Removing output files of failed job align since they might be corrupted:
results/insertions_example-data.tsv
Shutting down, this might take some time.
Exiting because a job execution failed. Look above for error message

Thanks!!!

Hi there, I think I have the same issue.

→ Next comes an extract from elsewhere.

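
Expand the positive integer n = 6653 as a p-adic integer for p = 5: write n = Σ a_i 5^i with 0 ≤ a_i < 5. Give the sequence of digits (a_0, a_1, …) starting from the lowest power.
(a_0, a_1, …) = (3, 0, 1, 3, 0, 2)

Repeated division by 5 gives the digits low-to-high: 6653 = 3 + 1·5^2 + 3·5^3 + 2·5^5. Digit sequence: (3, 0, 1, 3, 0, 2).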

I think it might be related to what is reported in the logfile logs/sanitize_sequences_example-data.txt, ie

Traceback (most recent call last):
  File "scripts/sanitize_sequences.py", line 2, in <module>
    from augur.io import open_file, read_sequences, write_sequences
ModuleNotFoundError: No module named 'augur'

the installation was smooth and the output of nextstrain check-setup --set-default was:

Testing your setup…

# docker is not supported
✘ no: docker is installed
✘ no: docker run works
? unknown: containers have access to >2 GiB of memory
✔ yes: image is new enough for this CLI version

# native is supported
✔ yes: snakemake is installed
✔ yes: augur is installed
✔ yes: auspice is installed

# aws-batch is not supported
✘ no: job description "nextstrain-job" exists
✘ no: job queue "nextstrain-job-queue" exists
✘ no: S3 bucket "nextstrain-jobs" exists

All good!  Supported Nextstrain environments: native

Setting default environment to native.

Thank you,

Domenico

Hi @Sanna! I would second @dsimone’s suggestion to check logs/sanitize_sequences_example-data.txt. If you have an error such as ModuleNotFoundError: No module named 'augur' then I would suggest reinstalling the nextstrain conda environment (if you are using that), or reinstalling augur within your current working environment. Let us know how you get on!

Hi @james thanks for your feedback. Indeed I deactivated the env and reactivated it and then it worked… I’ve probably missed something that happened but eventually it went through. Sorry I can’t be of so much help!